Light bulb Limited Spots Available: Secure Your Lifetime Subscription on Gumroad!

Feb 05, 2026 · 5 min read

DOGE Built a Mass Email System for Federal Workers—Without a Privacy Assessment

Elon Musk's Department of Government Efficiency helped OPM set up a new email server to blast messages to the entire federal workforce. They skipped the privacy impact assessment the law requires, then quietly filed one after getting sued.

A government office hallway with rows of computer monitors displaying email inboxes, with subtle digital surveillance symbols floating above in indigo tones

The Email That Started a Lawsuit

In early 2026, millions of federal employees received an unusual email from the Office of Personnel Management. Subject line: "Fork in the Road." The message, part of the Trump administration's reduction in force effort, offered a resignation deal to government workers across every agency.

But the email itself was not the problem. The system that sent it was. According to a class action lawsuit filed by federal employees, OPM stood up a new Government Wide Email System without first completing a privacy impact assessment, a requirement under the 2002 E-Government Act for any federal information system that collects, maintains, or disseminates personal information.

The lawsuit alleges that Elon Musk's Department of Government Efficiency (DOGE) team helped build and operate the system, gaining access to federal employee data while career civil servants were allegedly locked out of OPM's own computer systems.

What the System Collects

OPM's own privacy impact assessment, filed after the lawsuit, states that the Government Wide Email System maintains employee names, government email addresses, and voluntary responses to mass emails. The system operates on government computers within Microsoft mailboxes.

But the lawsuit raises broader concerns. DOGE personnel reportedly gained access to OPM systems containing far more sensitive data, including Social Security numbers, performance evaluations, and personnel records for millions of federal workers. The extent to which this data was accessible through or connected to the email system remains a central question in the litigation.

The OPM Inspector General has opened a separate investigation to assess risks associated with new and modified information systems at the agency, including the email server.

The Privacy Assessment That Appeared After the Lawsuit

The E-Government Act requires agencies to complete a privacy impact assessment before deploying systems that handle personal information. OPM initially argued no assessment was needed because the email system only handled internal communications, not public facing data.

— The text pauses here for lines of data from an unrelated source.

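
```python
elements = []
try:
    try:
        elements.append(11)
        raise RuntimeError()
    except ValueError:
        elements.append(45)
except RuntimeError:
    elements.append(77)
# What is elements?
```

Step-by-step execution trace:
1. Inner try: `elements.append(11)` → elements = [11].
2. `raise RuntimeError()` raises RuntimeError.
3. Inner `except ValueError` does not match RuntimeError; exception propagates to outer try.
4. Outer `except RuntimeError` matches → `elements.append(77)` → elements = [11, 77].
Result: [11, 77]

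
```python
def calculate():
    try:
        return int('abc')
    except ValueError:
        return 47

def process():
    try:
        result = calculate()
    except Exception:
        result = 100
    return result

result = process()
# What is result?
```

Step-by-step execution trace:
1. `process()` calls `calculate()`.
2. In calculate: `int('abc')` raises ValueError; `except ValueError` catches it → returns 47.
3. In process: `result = calculate()` → result = 47. No exception reaches process.
4. `except Exception` is skipped; process returns 47.
5. result = 47.
Result: 47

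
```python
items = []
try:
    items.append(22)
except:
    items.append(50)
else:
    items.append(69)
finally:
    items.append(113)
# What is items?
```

Step-by-step execution trace:
1. try: `items.append(22)` → items = [22]. No exception raised.
2. `except` is skipped.
3. `else` runs: `items.append(69)` → items = [22, 69].
4. `finally` always runs: `items.append(113)` → items = [22, 69, 113].
Result: [22, 69, 113]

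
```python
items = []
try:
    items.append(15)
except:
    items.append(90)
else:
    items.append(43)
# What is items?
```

Step-by-step execution trace:
1. try: `items.append(15)` → items = [15]. No exception raised.
2. `except` is skipped.
3. `else` runs (try completed without exception): `items.append(43)` → items = [15, 43].
Result: [15, 43]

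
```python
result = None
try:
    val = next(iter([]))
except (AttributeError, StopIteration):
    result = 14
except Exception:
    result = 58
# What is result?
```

Step-by-step execution trace:
1. `val = next(iter([]))` raises StopIteration.
2. `except (AttributeError, StopIteration)` matches (StopIteration is in the tuple) → result = 14.
3. `except Exception` is not reached.
Result: 14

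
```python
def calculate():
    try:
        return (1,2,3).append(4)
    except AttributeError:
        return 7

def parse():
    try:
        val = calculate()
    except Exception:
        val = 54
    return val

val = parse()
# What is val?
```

Step-by-step execution trace:
1. `parse()` calls `calculate()`.
2. In calculate: `(1,2,3).append(4)` raises AttributeError; `except AttributeError` catches it → returns 7.
3. In parse: `val = calculate()` → val = 7. No exception reaches parse.
4. `except Exception` is skipped; parse returns 7.
5. val = 7.
Result: 7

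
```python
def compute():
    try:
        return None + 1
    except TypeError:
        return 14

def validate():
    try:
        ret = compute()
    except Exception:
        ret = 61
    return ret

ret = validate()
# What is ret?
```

Step-by-step execution trace:
1. `validate()` calls `compute()`.
2. In compute: `None + 1` raises TypeError; `except TypeError` catches it → returns 14.
3. In validate: `ret = compute()` → ret = 14. No exception reaches validate.
4. `except Exception` is skipped; validate returns 14.
5. ret = 14.
Result: 14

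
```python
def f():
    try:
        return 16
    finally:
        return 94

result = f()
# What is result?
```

Step-by-step execution trace:
1. `f()` enters try: `return 16` sets pending return value 16.
2. Before returning, `finally: return 94` runs and overrides the pending return.
3. f() returns 94 → result = 94.
Result: 94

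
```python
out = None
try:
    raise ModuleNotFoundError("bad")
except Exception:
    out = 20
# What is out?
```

Step-by-step execution trace:
1. `raise ModuleNotFoundError(...)` raises ModuleNotFoundError.
2. `except Exception` matches (ModuleNotFoundError is a subclass of Exception) → out = 20.
Result: 20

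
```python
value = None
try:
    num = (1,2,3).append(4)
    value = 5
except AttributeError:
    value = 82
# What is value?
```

Step-by-step execution trace:
1. `num = (1,2,3).append(4)` raises AttributeError.
2. `value = 5` is not reached.
3. `except AttributeError` matches → value = 82.
Result: 82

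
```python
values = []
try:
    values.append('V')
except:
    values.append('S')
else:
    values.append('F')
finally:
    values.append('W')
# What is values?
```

Step-by-step execution trace:
1. try: `values.append('V')` → values = ['V']. No exception raised.
2. `except` is skipped.
3. `else` runs: `values.append('F')` → values = ['V', 'F'].
4. `finally` always runs: `values.append('W')` → values = ['V', 'F', 'W'].
Result: ['V', 'F', 'W']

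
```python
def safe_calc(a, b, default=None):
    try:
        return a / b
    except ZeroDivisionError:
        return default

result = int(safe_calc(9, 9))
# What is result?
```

Step-by-step execution trace:
1. `safe_calc(9, 9)` enters try: `return 9 / 9` → returns 1.0. No exception raised.
2. `except ZeroDivisionError` is skipped.
3. `int(1.0)` → 1 → result = 1.
Result: 1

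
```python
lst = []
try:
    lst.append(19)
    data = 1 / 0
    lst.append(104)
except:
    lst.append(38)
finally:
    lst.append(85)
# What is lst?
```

Step-by-step execution trace:
1. try: `lst.append(19)` → lst = [19].
2. `data = 1 / 0` raises ZeroDivisionError; `lst.append(104)` is not reached.
3. bare `except` matches → `lst.append(38)` → lst = [19, 38].
4. finally always runs: `lst.append(85)` → lst = [19, 38, 85].
Result: [19, 38, 85]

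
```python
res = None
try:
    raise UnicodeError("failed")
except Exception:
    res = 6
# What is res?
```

Step-by-step execution trace:
1. `raise UnicodeError(...)` raises UnicodeError.
2. `except Exception` matches (UnicodeError is a subclass of Exception) → res = 6.
Result: 6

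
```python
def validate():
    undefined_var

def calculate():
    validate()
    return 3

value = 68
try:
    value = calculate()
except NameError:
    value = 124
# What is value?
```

Step-by-step execution trace:
1. value starts at 68.
2. try: `calculate()` calls `validate()`.
3. `validate()` evaluates `undefined_var`, which raises NameError; it propagates through calculate (uncaught).
4. `return 3` in calculate is not reached; the assignment to value does not complete.
5. `except NameError` matches → value = 124.
Result: 124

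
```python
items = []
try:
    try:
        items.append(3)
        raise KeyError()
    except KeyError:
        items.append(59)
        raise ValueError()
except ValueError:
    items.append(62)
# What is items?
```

Step-by-step execution trace:
1. Inner try: `items.append(3)` → items = [3].
2. `raise KeyError()` raises KeyError.
3. Inner `except KeyError` matches → `items.append(59)` → items = [3, 59].
4. `raise ValueError()` raises ValueError; propagates to outer try.
5. Outer `except ValueError` matches → `items.append(62)` → items = [3, 59, 62].
Result: [3, 59, 62]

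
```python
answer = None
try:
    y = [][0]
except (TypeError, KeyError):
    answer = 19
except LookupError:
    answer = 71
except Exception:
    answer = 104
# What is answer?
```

Step-by-step execution trace:
1. `y = [][0]` raises IndexError.
2. `except (TypeError, KeyError)` does not match IndexError; skipped.
3. `except LookupError` matches (IndexError is a subclass of LookupError) → answer = 71.
4. `except Exception` is not reached.
Result: 71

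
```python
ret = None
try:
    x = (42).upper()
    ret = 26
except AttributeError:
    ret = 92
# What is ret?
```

Step-by-step execution trace:
1. `x = (42).upper()` raises AttributeError.
2. `ret = 26` is not reached.
3. `except AttributeError` matches → ret = 92.
Result: 92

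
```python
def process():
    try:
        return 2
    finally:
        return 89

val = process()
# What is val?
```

Step-by-step execution trace:
1. `process()` enters try: `return 2` sets pending return value 2.
2. Before returning, `finally: return 89` runs and overrides the pending return.
3. process() returns 89 → val = 89.
Result: 89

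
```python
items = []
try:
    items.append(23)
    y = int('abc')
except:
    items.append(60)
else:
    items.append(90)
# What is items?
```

Step-by-step execution trace:
1. try: `items.append(23)` → items = [23].
2. `y = int('abc')` raises ValueError.
3. bare `except` matches → `items.append(60)` → items = [23, 60].
4. `else` is skipped (an exception was raised).
Result: [23, 60]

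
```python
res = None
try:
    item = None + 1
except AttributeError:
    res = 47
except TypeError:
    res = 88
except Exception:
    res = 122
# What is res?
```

Step-by-step execution trace:
1. `item = None + 1` raises TypeError.
2. `except AttributeError` does not match TypeError; skipped.
3. `except TypeError` matches → res = 88.
4. Remaining except clauses are skipped.
Result: 88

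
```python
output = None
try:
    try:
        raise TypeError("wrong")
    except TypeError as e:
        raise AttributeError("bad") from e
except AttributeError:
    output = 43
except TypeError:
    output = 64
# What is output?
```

Step-by-step execution trace:
1. Inner try raises TypeError; inner `except TypeError as e` catches it.
2. `raise AttributeError(...) from e` raises AttributeError (TypeError is attached as __cause__, but only AttributeError is active).
3. Outer `except AttributeError` matches → output = 43.
4. `except TypeError` is not reached.
Result: 43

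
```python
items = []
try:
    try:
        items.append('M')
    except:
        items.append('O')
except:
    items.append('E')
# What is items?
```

Step-by-step execution trace:
1. Inner try: `items.append('M')` → items = ['M']. No exception raised.
2. Inner `except` is skipped.
3. Inner try completes normally; outer `except` is skipped.
Result: ['M']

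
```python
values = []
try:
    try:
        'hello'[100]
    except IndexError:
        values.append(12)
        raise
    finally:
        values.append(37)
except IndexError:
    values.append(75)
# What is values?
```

Step-by-step execution trace:
1. Inner try: `'hello'[100]` raises IndexError.
2. Inner `except IndexError` matches → `values.append(12)` → values = [12].
3. bare `raise` re-raises IndexError.
4. Inner `finally` runs during unwinding: `values.append(37)` → values = [12, 37].
5. Outer `except IndexError` matches → `values.append(75)` → values = [12, 37, 75].
Result: [12, 37, 75]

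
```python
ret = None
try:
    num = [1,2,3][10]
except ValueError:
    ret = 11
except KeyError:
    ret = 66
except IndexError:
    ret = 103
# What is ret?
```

Step-by-step execution trace:
1. `num = [1,2,3][10]` raises IndexError.
2. `except ValueError` does not match IndexError; skipped.
3. `except KeyError` does not match IndexError; skipped.
4. `except IndexError` matches → ret = 103.
Result: 103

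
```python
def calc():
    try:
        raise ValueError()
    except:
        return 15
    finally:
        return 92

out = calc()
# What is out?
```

Step-by-step execution trace:
1. `calc()` enters try: `raise ValueError()` raises ValueError.
2. bare `except` matches → `return 15` sets pending return value 15.
3. Before returning, `finally: return 92` runs and overrides the pending return.
4. calc() returns 92 → out = 92.
Result: 92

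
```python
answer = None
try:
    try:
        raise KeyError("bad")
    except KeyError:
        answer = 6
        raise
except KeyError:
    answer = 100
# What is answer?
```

Step-by-step execution trace:
1. Inner try: `raise KeyError("bad")` raises KeyError.
2. Inner `except KeyError` matches → answer = 6.
3. bare `raise` re-raises the same KeyError.
4. Outer `except KeyError` matches → answer = 100.
Result: 100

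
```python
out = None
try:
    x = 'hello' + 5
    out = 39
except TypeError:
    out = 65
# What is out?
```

Step-by-step execution trace:
1. `x = 'hello' + 5` raises TypeError.
2. `out = 39` is not reached.
3. `except TypeError` matches → out = 65.
Result: 65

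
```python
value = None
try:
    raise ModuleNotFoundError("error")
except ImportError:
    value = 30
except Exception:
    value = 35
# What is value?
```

Step-by-step execution trace:
1. `raise ModuleNotFoundError(...)` raises ModuleNotFoundError.
2. `except ImportError` matches (ModuleNotFoundError is a subclass of ImportError) → value = 30.
3. `except Exception` is not reached.
Result: 30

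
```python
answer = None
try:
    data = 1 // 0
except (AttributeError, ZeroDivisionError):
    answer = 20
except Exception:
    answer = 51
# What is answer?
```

Step-by-step execution trace:
1. `data = 1 // 0` raises ZeroDivisionError.
2. `except (AttributeError, ZeroDivisionError)` matches (ZeroDivisionError is in the tuple) → answer = 20.
3. `except Exception` is not reached.
Result: 20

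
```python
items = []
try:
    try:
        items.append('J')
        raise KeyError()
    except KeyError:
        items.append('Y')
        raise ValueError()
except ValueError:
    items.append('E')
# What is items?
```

Step-by-step execution trace:
1. Inner try: `items.append('J')` → items = ['J'].
2. `raise KeyError()` raises KeyError.
3. Inner `except KeyError` matches → `items.append('Y')` → items = ['J', 'Y'].
4. `raise ValueError()` raises ValueError; propagates to outer try.
5. Outer `except ValueError` matches → `items.append('E')` → items = ['J', 'Y', 'E'].
Result: ['J', 'Y', 'E']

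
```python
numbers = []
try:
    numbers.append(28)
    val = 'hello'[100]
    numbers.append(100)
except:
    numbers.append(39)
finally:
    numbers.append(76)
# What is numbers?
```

Step-by-step execution trace:
1. try: `numbers.append(28)` → numbers = [28].
2. `val = 'hello'[100]` raises IndexError; `numbers.append(100)` is not reached.
3. bare `except` matches → `numbers.append(39)` → numbers = [28, 39].
4. finally always runs: `numbers.append(76)` → numbers = [28, 39, 76].
Result: [28, 39, 76]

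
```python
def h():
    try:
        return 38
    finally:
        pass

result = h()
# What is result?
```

Step-by-step execution trace:
1. `h()` enters try: `return 38` sets pending return value 38.
2. Before returning, `finally: pass` runs (no effect).
3. h() returns 38 → result = 38.
Result: 38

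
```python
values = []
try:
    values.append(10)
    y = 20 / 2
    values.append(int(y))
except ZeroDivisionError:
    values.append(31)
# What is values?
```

Step-by-step execution trace:
1. try: `values.append(10)` → values = [10].
2. `y = 20 / 2` → y = 10.0. No exception raised.
3. `values.append(int(y))` → values = [10, 10].
4. `except ZeroDivisionError` is skipped (no exception was raised).
Result: [10, 10]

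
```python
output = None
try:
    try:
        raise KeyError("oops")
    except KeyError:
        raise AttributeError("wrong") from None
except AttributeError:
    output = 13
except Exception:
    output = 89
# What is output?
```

Step-by-step execution trace:
1. Inner try raises KeyError; inner `except KeyError` catches it.
2. `raise AttributeError(...) from None` raises AttributeError (from None suppresses __context__, but the active exception is still AttributeError).
3. Outer `except AttributeError` matches → output = 13.
4. `except Exception` is not reached.
Result: 13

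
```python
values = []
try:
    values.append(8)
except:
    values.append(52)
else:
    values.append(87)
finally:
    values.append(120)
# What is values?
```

Step-by-step execution trace:
1. try: `values.append(8)` → values = [8]. No exception raised.
2. `except` is skipped.
3. `else` runs: `values.append(87)` → values = [8, 87].
4. `finally` always runs: `values.append(120)` → values = [8, 87, 120].
Result: [8, 87, 120]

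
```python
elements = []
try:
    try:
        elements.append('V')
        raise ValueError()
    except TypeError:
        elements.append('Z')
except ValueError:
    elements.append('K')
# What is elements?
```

Step-by-step execution trace:
1. Inner try: `elements.append('V')` → elements = ['V'].
2. `raise ValueError()` raises ValueError.
3. Inner `except TypeError` does not match ValueError; exception propagates to outer try.
4. Outer `except ValueError` matches → `elements.append('K')` → elements = ['V', 'K'].
Result: ['V', 'K']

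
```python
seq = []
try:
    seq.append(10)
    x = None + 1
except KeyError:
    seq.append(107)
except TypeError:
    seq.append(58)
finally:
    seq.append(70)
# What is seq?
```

Step-by-step execution trace:
1. try: `seq.append(10)` → seq = [10].
2. `x = None + 1` raises TypeError.
3. `except KeyError` does not match TypeError; skipped.
4. `except TypeError` matches → `seq.append(58)` → seq = [10, 58].
5. finally always runs: `seq.append(70)` → seq = [10, 58, 70].
Result: [10, 58, 70]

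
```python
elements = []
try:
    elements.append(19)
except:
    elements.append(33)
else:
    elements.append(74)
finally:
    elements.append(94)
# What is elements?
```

Step-by-step execution trace:
1. try: `elements.append(19)` → elements = [19]. No exception raised.
2. `except` is skipped.
3. `else` runs: `elements.append(74)` → elements = [19, 74].
4. `finally` always runs: `elements.append(94)` → elements = [19, 74, 94].
Result: [19, 74, 94]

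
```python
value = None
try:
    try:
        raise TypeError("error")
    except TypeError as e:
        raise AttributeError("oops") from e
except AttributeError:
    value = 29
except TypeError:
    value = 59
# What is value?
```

Step-by-step execution trace:
1. Inner try raises TypeError; inner `except TypeError as e` catches it.
2. `raise AttributeError(...) from e` raises AttributeError (TypeError is attached as __cause__, but only AttributeError is active).
3. Outer `except AttributeError` matches → value = 29.
4. `except TypeError` is not reached.
Result: 29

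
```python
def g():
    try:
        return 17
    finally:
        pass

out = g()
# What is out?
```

Step-by-step execution trace:
1. `g()` enters try: `return 17` sets pending return value 17.
2. Before returning, `finally: pass` runs (no effect).
3. g() returns 17 → out = 17.
Result: 17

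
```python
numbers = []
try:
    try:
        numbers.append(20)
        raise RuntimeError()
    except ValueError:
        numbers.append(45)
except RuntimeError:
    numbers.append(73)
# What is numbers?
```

Step-by-step execution trace:
1. Inner try: `numbers.append(20)` → numbers = [20].
2. `raise RuntimeError()` raises RuntimeError.
3. Inner `except ValueError` does not match RuntimeError; exception propagates to outer try.
4. Outer `except RuntimeError` matches → `numbers.append(73)` → numbers = [20, 73].
Result: [20, 73]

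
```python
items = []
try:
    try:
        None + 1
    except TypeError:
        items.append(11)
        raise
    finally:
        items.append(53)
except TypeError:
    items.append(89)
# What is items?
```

Step-by-step execution trace:
1. Inner try: `None + 1` raises TypeError.
2. Inner `except TypeError` matches → `items.append(11)` → items = [11].
3. bare `raise` re-raises TypeError.
4. Inner `finally` runs during unwinding: `items.append(53)` → items = [11, 53].
5. Outer `except TypeError` matches → `items.append(89)` → items = [11, 53, 89].
Result: [11, 53, 89]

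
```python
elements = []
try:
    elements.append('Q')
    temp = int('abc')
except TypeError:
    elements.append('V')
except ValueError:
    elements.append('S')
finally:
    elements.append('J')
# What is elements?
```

Step-by-step execution trace:
1. try: `elements.append('Q')` → elements = ['Q'].
2. `temp = int('abc')` raises ValueError.
3. `except TypeError` does not match ValueError; skipped.
4. `except ValueError` matches → `elements.append('S')` → elements = ['Q', 'S'].
5. finally always runs: `elements.append('J')` → elements = ['Q', 'S', 'J'].
Result: ['Q', 'S', 'J']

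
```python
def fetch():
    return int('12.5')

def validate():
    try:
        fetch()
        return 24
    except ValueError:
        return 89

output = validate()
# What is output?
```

Step-by-step execution trace:
1. `validate()` calls `fetch()`.
2. `fetch()` evaluates `int('12.5')`, which raises ValueError; it propagates to the caller.
3. `return 24` is not reached.
4. `except ValueError` in validate matches → returns 89.
5. output = 89.
Result: 89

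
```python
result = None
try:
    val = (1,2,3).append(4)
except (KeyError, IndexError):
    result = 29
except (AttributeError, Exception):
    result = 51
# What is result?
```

Step-by-step execution trace:
1. `val = (1,2,3).append(4)` raises AttributeError.
2. `except (KeyError, IndexError)` does not match AttributeError; skipped.
3. `except (AttributeError, Exception)` matches (AttributeError is in the tuple) → result = 51.
Result: 51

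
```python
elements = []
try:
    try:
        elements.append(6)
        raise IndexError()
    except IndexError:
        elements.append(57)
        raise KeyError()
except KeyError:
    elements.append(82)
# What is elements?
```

Step-by-step execution trace:
1. Inner try: `elements.append(6)` → elements = [6].
2. `raise IndexError()` raises IndexError.
3. Inner `except IndexError` matches → `elements.append(57)` → elements = [6, 57].
4. `raise KeyError()` raises KeyError; propagates to outer try.
5. Outer `except KeyError` matches → `elements.append(82)` → elements = [6, 57, 82].
Result: [6, 57, 82]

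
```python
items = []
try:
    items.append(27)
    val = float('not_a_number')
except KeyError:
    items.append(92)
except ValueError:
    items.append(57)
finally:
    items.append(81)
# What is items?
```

Step-by-step execution trace:
1. try: `items.append(27)` → items = [27].
2. `val = float('not_a_number')` raises ValueError.
3. `except KeyError` does not match ValueError; skipped.
4. `except ValueError` matches → `items.append(57)` → items = [27, 57].
5. finally always runs: `items.append(81)` → items = [27, 57, 81].
Result: [27, 57, 81]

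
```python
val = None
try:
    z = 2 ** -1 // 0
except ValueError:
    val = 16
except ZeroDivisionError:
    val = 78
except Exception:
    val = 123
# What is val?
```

Step-by-step execution trace:
1. `z = 2 ** -1 // 0` raises ZeroDivisionError.
2. `except ValueError` does not match ZeroDivisionError; skipped.
3. `except ZeroDivisionError` matches → val = 78.
4. Remaining except clauses are skipped.
Result: 78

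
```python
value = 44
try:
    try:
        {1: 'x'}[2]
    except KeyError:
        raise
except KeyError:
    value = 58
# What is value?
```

Step-by-step execution trace:
1. Inner try: `{1: 'x'}[2]` raises KeyError.
2. Inner `except KeyError` matches; bare `raise` re-raises the same KeyError.
3. Outer `except KeyError` matches → value = 58.
Result: 58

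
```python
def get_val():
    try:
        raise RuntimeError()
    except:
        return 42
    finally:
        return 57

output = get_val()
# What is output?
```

Step-by-step execution trace:
1. `get_val()` enters try: `raise RuntimeError()` raises RuntimeError.
2. bare `except` matches → `return 42` sets pending return value 42.
3. Before returning, `finally: return 57` runs and overrides the pending return.
4. get_val() returns 57 → output = 57.
Result: 57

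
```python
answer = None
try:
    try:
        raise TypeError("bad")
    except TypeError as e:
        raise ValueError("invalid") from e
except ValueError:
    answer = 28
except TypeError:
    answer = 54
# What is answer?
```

Step-by-step execution trace:
1. Inner try raises TypeError; inner `except TypeError as e` catches it.
2. `raise ValueError(...) from e` raises ValueError (TypeError is attached as __cause__, but only ValueError is active).
3. Outer `except ValueError` matches → answer = 28.
4. `except TypeError` is not reached.
Result: 28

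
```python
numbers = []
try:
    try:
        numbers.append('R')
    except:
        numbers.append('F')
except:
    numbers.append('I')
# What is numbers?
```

Step-by-step execution trace:
1. Inner try: `numbers.append('R')` → numbers = ['R']. No exception raised.
2. Inner `except` is skipped.
3. Inner try completes normally; outer `except` is skipped.
Result: ['R']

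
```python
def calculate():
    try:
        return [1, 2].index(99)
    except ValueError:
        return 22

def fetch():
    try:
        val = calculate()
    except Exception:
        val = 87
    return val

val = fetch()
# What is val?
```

Step-by-step execution trace:
1. `fetch()` calls `calculate()`.
2. In calculate: `[1, 2].index(99)` raises ValueError; `except ValueError` catches it → returns 22.
3. In fetch: `val = calculate()` → val = 22. No exception reaches fetch.
4. `except Exception` is skipped; fetch returns 22.
5. val = 22.
Result: 22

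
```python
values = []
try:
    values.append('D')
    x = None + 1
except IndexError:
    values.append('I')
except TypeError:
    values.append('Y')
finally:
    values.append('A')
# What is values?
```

Step-by-step execution trace:
1. try: `values.append('D')` → values = ['D'].
2. `x = None + 1` raises TypeError.
3. `except IndexError` does not match TypeError; skipped.
4. `except TypeError` matches → `values.append('Y')` → values = ['D', 'Y'].
5. finally always runs: `values.append('A')` → values = ['D', 'Y', 'A'].
Result: ['D', 'Y', 'A']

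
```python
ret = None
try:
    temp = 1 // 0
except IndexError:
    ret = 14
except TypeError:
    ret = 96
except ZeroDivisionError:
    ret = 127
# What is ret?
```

Step-by-step execution trace:
1. `temp = 1 // 0` raises ZeroDivisionError.
2. `except IndexError` does not match ZeroDivisionError; skipped.
3. `except TypeError` does not match ZeroDivisionError; skipped.
4. `except ZeroDivisionError` matches → ret = 127.
Result: 127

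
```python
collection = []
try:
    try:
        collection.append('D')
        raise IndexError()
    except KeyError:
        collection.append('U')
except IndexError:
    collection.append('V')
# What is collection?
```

Step-by-step execution trace:
1. Inner try: `collection.append('D')` → collection = ['D'].
2. `raise IndexError()` raises IndexError.
3. Inner `except KeyError` does not match IndexError; exception propagates to outer try.
4. Outer `except IndexError` matches → `collection.append('V')` → collection = ['D', 'V'].
Result: ['D', 'V']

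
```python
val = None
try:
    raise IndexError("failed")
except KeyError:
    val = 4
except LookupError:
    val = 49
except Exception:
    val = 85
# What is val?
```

Step-by-step execution trace:
1. `raise IndexError(...)` raises IndexError.
2. `except KeyError` does not match (IndexError is not a subclass of KeyError); skipped.
3. `except LookupError` matches (IndexError is a subclass of LookupError) → val = 49.
4. `except Exception` is not reached.
Result: 49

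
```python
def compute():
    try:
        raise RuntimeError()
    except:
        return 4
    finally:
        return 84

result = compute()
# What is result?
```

Step-by-step execution trace:
1. `compute()` enters try: `raise RuntimeError()` raises RuntimeError.
2. bare `except` matches → `return 4` sets pending return value 4.
3. Before returning, `finally: return 84` runs and overrides the pending return.
4. compute() returns 84 → result = 84.
Result: 84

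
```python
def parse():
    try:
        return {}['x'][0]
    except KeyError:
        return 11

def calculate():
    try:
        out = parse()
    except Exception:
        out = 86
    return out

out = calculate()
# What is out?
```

Step-by-step execution trace:
1. `calculate()` calls `parse()`.
2. In parse: `{}['x'][0]` raises KeyError; `except KeyError` catches it → returns 11.
3. In calculate: `out = parse()` → out = 11. No exception reaches calculate.
4. `except Exception` is skipped; calculate returns 11.
5. out = 11.
Result: 11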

Then, on the same day OPM filed its motion to dismiss the lawsuit, it submitted a newly drafted privacy impact assessment to the court. The timing raised immediate questions about whether the document was a genuine compliance effort or a litigation strategy.

OPM later quietly replaced that privacy assessment with a revised version that removed key language cited by plaintiffs in their court filings. The original assessment acknowledged certain data handling practices. The replacement softened or eliminated those acknowledgments.

Why Email System Privacy Matters

A mass email system that reaches every federal employee is not just a communication tool. It is an infrastructure that knows who works for the government, which agencies they belong to, and how they respond to official messages. When employees reply to a "Fork in the Road" resignation offer, that response data becomes part of the system.

Privacy impact assessments exist precisely because systems like this can be misused. They force agencies to document what data they collect, who has access, how long it is retained, and what safeguards exist. Skipping the assessment does not eliminate the risks. It just eliminates the documentation.

A federal judge has already ruled in a related case that Treasury, Education, and OPM cannot share personal information with DOGE, reinforcing that privacy protections apply even when the White House directs the data sharing.

The Broader Pattern

The OPM email server lawsuit is part of a broader trend of email systems being deployed without adequate privacy safeguards. Whether it is a government agency bypassing impact assessments or a healthcare provider embedding tracking pixels without auditing where patient data ends up, the pattern is the same: email infrastructure moves faster than privacy compliance.

Every email system, whether government or commercial, has the potential to collect behavioral data about recipients. When you open an email, read receipts and tracking pixels can report that activity back to the sender. Mass email systems can aggregate those signals across millions of recipients to build behavioral profiles.

Privacy assessments, consent requirements, and tracking pixel blockers all serve the same purpose: ensuring that email systems are used to communicate, not to surveil.